Je préfère penser, quant à moi, que tout devient possible dans une société dont les actes ne sont plus contrôlés par l’opinion populaire. Dès lors, le meurtre peut bien lui apparaître comme la solution la plus rapide à ses problèmes.

Ce qui est affreux et nous donne de l’espèce humaine une opinion désolée, c’est que, pour mener à bien ses desseins, une société de ce type trouve invariablement les instruments zélés de ses crimes.

C’est un de ces hommes que j’ai voulu décrire dans La Mort est mon Métier. Qu’on ne s’y trompe pas : Rudolf Lang n’était pas un sadique. Le sadisme a fleuri dans les camps de la mort, mais à l’échelon subalterne. Plus haut, il fallait un équipement psychique très différent. Il y eu sous le nazisme des centaines, des milliers, de Rudolf Lang, moraux à l’intérieur de l’immoralité, consciencieux sans conscience, petits cadres que leur sérieux et leurs « mérites » portaient aux plus hauts emplois.

Tout ce que Rudolf fit, il le fit non par méchanceté, mais au nom de l’impératif catégorique, par fidélité au chef, par soumission à l’ordre, par respect pour l’Etat.

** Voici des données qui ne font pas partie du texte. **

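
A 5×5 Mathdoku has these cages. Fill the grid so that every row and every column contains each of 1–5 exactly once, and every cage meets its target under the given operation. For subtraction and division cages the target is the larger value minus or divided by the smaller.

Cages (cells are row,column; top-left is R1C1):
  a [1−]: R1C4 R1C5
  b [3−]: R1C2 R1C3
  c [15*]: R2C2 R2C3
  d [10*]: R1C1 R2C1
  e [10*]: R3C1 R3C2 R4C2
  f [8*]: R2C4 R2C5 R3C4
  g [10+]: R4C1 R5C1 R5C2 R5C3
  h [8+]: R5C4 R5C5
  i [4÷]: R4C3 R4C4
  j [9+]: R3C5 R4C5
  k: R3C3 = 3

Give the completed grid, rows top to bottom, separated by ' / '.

5 4 1 3 2 / 2 3 5 4 1 / 1 5 3 2 4 / 3 2 4 1 5 / 4 1 2 5 3

Cage k is given, leaving R3C3 = 3.
The two cells of cage c must have product 15, leaving R2C2 = 3.
3 is placed in column 3; hence R2C3 = 5.
Cage d's pair has product 10; hence R1C1 = 5.
Row 2 already has 5, leaving R2C1 = 2.
Column 1 now contains 2; hence R3C1 = 1.
Cage f needs product 8, which forces R3C4 = 2.
2 is placed in row 3; hence R3C2 = 5.
Row 3 already has 5, leaving R3C5 = 4.
Cage e has product 10, which forces R4C2 = 2.
Column 5 now contains 4, which forces R4C5 = 5.
Column 2 already has 2, which forces R5C2 = 1.
Row 5 now contains 1, so R5C3 = 2.
5 is placed in column 5, which forces R5C5 = 3.
1 is placed in column 2; hence R1C2 = 4.
Cage b's pair has difference 3, leaving R1C3 = 1.
1 is placed in row 1, which forces R1C4 = 3.
Column 5 already has 3, leaving R1C5 = 2.
The 3 cells of cage f must have product 8, leaving R2C4 = 4.
Column 5 now contains 4; hence R2C5 = 1.
Cage g needs sum 10; hence R4C1 = 3.
Column 3 already has 1; hence R4C3 = 4.
Column 4 now contains 4, leaving R4C4 = 1.
3 is placed in row 5, leaving R5C1 = 4.
3 is placed in row 5, so R5C4 = 5.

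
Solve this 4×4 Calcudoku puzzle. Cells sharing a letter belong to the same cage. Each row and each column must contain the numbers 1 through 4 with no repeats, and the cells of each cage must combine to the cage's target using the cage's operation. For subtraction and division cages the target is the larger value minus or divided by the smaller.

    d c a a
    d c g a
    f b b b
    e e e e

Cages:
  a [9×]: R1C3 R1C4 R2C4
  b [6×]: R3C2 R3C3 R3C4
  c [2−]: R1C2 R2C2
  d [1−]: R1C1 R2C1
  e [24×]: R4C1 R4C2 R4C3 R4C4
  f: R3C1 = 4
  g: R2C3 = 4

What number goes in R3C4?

2

The 3 cells of cage a must have product 9; hence R1C3 = 3.
Cage a has product 9; hence R1C4 = 1.
Cage g is a single given cell, so R2C3 = 4.
Cage a has product 9, leaving R2C4 = 3.
F is a freebie, so R3C1 = 4.
3 is placed in column 4, leaving R3C4 = 2.
2 is placed in column 4, so R4C4 = 4.
Column 1 already has 4, which forces R1C1 = 2.
The two cells of cage c must have difference 2, so R1C2 = 4.
Cage d needs two cells with difference 1, leaving R2C1 = 1.
The two cells of cage c must have difference 2, leaving R2C2 = 2.
The 3 cells of cage b must have product 6, which forces R3C2 = 3.
Row 3 already has 2, so R3C3 = 1.
Column 1 now contains 1, leaving R4C1 = 3.
Column 2 now contains 3, leaving R4C2 = 1.
1 is placed in column 3, which forces R4C3 = 2.
Completed grid: 2 4 3 1 / 1 2 4 3 / 4 3 1 2 / 3 1 2 4.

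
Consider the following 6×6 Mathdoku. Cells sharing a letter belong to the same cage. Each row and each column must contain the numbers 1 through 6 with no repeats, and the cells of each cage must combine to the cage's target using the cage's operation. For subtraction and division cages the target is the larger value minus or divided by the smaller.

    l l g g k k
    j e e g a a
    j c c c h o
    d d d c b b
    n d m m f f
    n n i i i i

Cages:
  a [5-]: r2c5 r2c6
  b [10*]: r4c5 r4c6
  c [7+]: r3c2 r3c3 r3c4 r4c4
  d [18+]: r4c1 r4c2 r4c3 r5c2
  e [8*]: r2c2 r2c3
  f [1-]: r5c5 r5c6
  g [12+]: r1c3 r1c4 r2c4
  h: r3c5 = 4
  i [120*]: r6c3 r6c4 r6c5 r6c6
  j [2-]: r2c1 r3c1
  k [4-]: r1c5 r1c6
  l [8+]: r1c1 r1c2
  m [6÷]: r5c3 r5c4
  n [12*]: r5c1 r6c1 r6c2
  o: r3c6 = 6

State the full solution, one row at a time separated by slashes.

6 2 4 3 1 5 / 3 4 2 5 6 1 / 5 1 3 2 4 6 / 4 3 6 1 5 2 / 2 5 1 6 3 4 / 1 6 5 4 2 3

Cage h is given, leaving r3c5 = 4.
Cage o is a single given cell, which forces r3c6 = 6.
Cage c needs sum 7, so r4c4 = 1.
Column 4 already has 1, leaving r5c4 = 6.
Cage a's pair has difference 5, leaving r2c5 = 6.
Column 6 already has 6, so r2c6 = 1.
Row 5 already has 6, so r5c3 = 1.
Cage k needs two cells with difference 4, leaving r1c5 = 1.
The two cells of cage k must have difference 4, leaving r1c6 = 5.
Cage c needs sum 7, leaving r3c2 = 1.
Column 6 already has 5, which forces r4c6 = 2.
Row 4 now contains 2, so r4c5 = 5.
Cage d needs sum 18, so r5c2 = 5.
In row 2, 3 can only go at r2c1, so r2c1 = 3.
The two cells of cage j must have difference 2, leaving r3c1 = 5.
3 is placed in column 1; hence r6c1 = 1.
The only place for 5 in row 2 is r2c4.
Cage i has product 120, so r6c3 = 5.
Row 6 needs a 6, and only r6c2 is open for it.
Cage l needs two cells with sum 8, which forces r1c1 = 6.
Column 2 already has 6; hence r1c2 = 2.
2 is placed in column 2, so r2c2 = 4.
Row 2 now contains 4, leaving r2c3 = 2.
2 is placed in column 3; hence r3c3 = 3.
Row 3 now contains 3, which forces r3c4 = 2.
Column 1 already has 6; hence r4c1 = 4.
Column 2 already has 4, leaving r4c2 = 3.
Row 4 already has 4, which forces r4c3 = 6.
The 3 cells of cage n must have product 12, so r5c1 = 2.
Row 5 now contains 2, which forces r5c5 = 3.
Row 5 now contains 3; hence r5c6 = 4.
Column 5 already has 3; hence r6c5 = 2.
4 is placed in column 6; hence r6c6 = 3.
3 is placed in column 3, so r1c3 = 4.
Cage g has sum 12, which forces r1c4 = 3.
3 is placed in row 6, which forces r6c4 = 4.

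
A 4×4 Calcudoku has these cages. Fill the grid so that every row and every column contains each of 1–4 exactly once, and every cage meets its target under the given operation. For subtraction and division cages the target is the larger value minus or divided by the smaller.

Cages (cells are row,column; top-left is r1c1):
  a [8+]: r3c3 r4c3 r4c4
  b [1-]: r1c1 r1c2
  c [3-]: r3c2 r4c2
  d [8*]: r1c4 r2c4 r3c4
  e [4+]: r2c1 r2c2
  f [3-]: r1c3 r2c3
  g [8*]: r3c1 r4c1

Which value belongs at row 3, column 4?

The only place for 2 in row 2 is r2c4.
The only place for 4 in row 2 is r2c3.
4 is placed in column 3, leaving r1c3 = 1.
1 is placed in row 1; hence r1c4 = 4.
Column 3 now contains 1, so r3c3 = 3.
4 is placed in column 4, which forces r3c4 = 1.
Column 3 already has 3, so r4c3 = 2.
4 is placed in column 4, so r4c4 = 3.
The two cells of cage g must have product 8, so r3c1 = 2.
1 is placed in row 3; hence r3c2 = 4.
Row 4 now contains 2, leaving r4c1 = 4.
Cage c's pair has difference 3, so r4c2 = 1.
Column 1 now contains 2; hence r1c1 = 3.
Cage b needs two cells with difference 1, so r1c2 = 2.
The two cells of cage e must have sum 4, leaving r2c1 = 1.
Column 2 now contains 1, leaving r2c2 = 3.
Filled in: 3 2 1 4 / 1 3 4 2 / 2 4 3 1 / 4 1 2 3.

1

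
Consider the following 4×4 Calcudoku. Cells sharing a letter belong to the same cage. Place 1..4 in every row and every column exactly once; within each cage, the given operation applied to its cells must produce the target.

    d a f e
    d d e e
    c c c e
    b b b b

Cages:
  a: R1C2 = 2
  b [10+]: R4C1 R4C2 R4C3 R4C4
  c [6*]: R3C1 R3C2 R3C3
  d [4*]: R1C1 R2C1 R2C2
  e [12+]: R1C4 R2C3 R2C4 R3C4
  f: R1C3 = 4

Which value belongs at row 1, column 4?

3

A is a freebie; hence R1C2 = 2.
F is a freebie, so R1C3 = 4.
Column 2 already has 2, which forces R2C2 = 1.
Column 3 now contains 4, which forces R2C3 = 3.
1 is placed in column 2, leaving R3C2 = 3.
Column 2 now contains 3, leaving R4C2 = 4.
2 is placed in row 1, leaving R1C1 = 1.
The 4 cells of cage e must have sum 12, so R1C4 = 3.
1 is placed in row 2; hence R2C1 = 4.
Row 2 already has 4, so R2C4 = 2.
Column 1 now contains 1, so R3C1 = 2.
Row 3 already has 2, which forces R3C3 = 1.
Column 4 now contains 2, leaving R3C4 = 4.
2 is placed in column 1; hence R4C1 = 3.
1 is placed in column 3, so R4C3 = 2.
Column 4 now contains 2, so R4C4 = 1.
The full grid is 1 2 4 3 / 4 1 3 2 / 2 3 1 4 / 3 4 2 1.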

Bref, en homme de devoir : et c’est en cela justement qu’il est monstrueux.

Je pense qu'il n'y a rien à ajouter.

Ce roman est, comme pour beaucoup d'autres œuvres de Robert Merle (à qui je voue une très grande admiration), un très grand livre, que chacun devrait avoir lu un jour.

A offrir à tous les adolescents, notamment, car, paradoxe absolu - c'est le style merveilleux de l'auteur qui le permet - c'est très facile à lire.